Bir de yollar, hafriyat kamyonlarıyla kapatılmıştı. Pek hoş bir görüntü değildi darbe girişimini hatırlattığı için. Tankla kutlamaya gelenler olabilir diye düşünüldü belki. Biz daha çok araca kapalı yolun, vatandaşa niye kapatıldığını anlamaya çalışıyorduk.
Neyleyim böyle alayı?
Kızılay’da resmi tören alayı boş caddelere yürüyüş yapıyor, vali yardımcısı ve tuğgeneral seviyesinde temsil edilen devlet, selamlayacak vatandaş arıyor, gaziler, boş caddeye bayrak sallıyordu. Törenin provası olsa daha kalabalık olurdu.

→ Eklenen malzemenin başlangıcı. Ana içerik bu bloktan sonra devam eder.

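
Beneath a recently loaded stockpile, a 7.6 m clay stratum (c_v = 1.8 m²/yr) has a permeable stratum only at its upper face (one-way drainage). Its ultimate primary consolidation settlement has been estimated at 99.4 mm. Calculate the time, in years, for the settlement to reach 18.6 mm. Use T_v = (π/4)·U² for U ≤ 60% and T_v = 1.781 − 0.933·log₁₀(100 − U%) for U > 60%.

t ≈ 0.882 years

Drainage path length: H_d = H = 7.6 m (single drainage).
U = S(t)/S_ult = 18.6/99.4 = 0.1871.
U ≤ 60%: T_v = (π/4)·U² = (π/4)×0.18712² = 0.027501.
t = T_v·H_d²/c_v = 0.027501×7.6²/1.8 = 0.8825 years.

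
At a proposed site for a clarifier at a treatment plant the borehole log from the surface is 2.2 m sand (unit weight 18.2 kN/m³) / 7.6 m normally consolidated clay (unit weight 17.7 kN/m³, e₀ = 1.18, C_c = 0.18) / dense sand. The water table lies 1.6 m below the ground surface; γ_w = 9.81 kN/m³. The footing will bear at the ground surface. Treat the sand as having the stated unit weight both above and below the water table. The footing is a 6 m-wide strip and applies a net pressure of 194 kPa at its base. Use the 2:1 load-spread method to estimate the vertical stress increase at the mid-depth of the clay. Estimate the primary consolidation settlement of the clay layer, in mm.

Mid-depth of clay below the ground surface: z = 2.2 + 7.6/2 = 6 m.
Total vertical stress at mid-clay: σ_v = 18.2×2.2 + 17.7×3.8 = 107.3 kPa.
Pore pressure: u = 9.81×(6 − 1.6) = 43.164 kPa.
Initial effective stress: σ'_0 = σ_v − u = 107.3 − 43.164 = 64.136 kPa.
Stress increase at mid-clay by the 2:1 spreading method:
Δσ = qB/(B+z) = 194×6/(6+6) = 97 kPa
Final effective stress: σ'_f = σ'_0 + Δσ = 64.136 + 97 = 161.14 kPa.
Normally consolidated clay, so the full stress increment lies on the virgin compression line:
S_c = C_c·H/(1+e₀)·log₁₀(σ'_f/σ'_0) = 0.18×7.6/(1+1.18)×log₁₀(161.14/64.136)
    = 0.62752 × 0.4001 = 0.2511 m

S_c ≈ 251 mm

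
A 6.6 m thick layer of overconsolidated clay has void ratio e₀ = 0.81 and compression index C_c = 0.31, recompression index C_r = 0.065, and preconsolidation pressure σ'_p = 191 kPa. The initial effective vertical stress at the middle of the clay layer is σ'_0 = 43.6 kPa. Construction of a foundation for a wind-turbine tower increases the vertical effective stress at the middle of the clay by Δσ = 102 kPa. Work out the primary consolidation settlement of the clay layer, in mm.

S_c ≈ 124 mm

Final effective stress: σ'_f = 43.6 + 102 = 145.6 kPa.
σ'_f = 145.6 ≤ σ'_p = 191 kPa, so the clay remains overconsolidated and only the recompression index applies:
S_c = C_r·H/(1+e₀)·log₁₀(σ'_f/σ'_0) = 0.065×6.6/1.81×log₁₀(145.6/43.6)
    = 0.23702 × 0.52367 = 0.1241 m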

Akşam da 7’yi geçiyordu, Atatürk Bulvarı’nda bir ıssızlıkta yürüdük Kuğulu yönünden Kızılay’a. 6’da Birinci Meclis önünden başlayan fener alayı, Sıhhiye civarına bile gelememiş, uzaktan havai fişek sesleri duyuluyordu. Çocukluktan kalan bir coşkuyla izlemeye bayıldığımız fener alayını, beklemek gelmedi içimizden. Cadde boş, bayram fener alayına... Neyleyim vatandaşı olmayan alayı?

Bu acemilik başkasına yarar
Sokağa çıkma yasağı mı vardı bayram mı belli değil. E ama 15 Temmuz’dan sonra demokrasi nöbetleri sırasında çok daha büyük kalabalıklar doldurmamış mıydı bu cadde ve sokakları? Hem de bir gün değil 27 gün. O zaman nasıl alınmıştı güvenlik önlemleri?

Tarihinin en vatandaşsız resmi Cumhuriyet Bayramı törenini yaptı Ankara. 93 yıl sonra böyle bir acemiliği de yaşadık ya hiç bu devletin tarihine yakışmadı. Bir vücut olma zorunda olduğumuz günlerde bu acemilikler, ortalığı bulandırmayı sevenleri sevindirmiştir, bizi üzer sadece.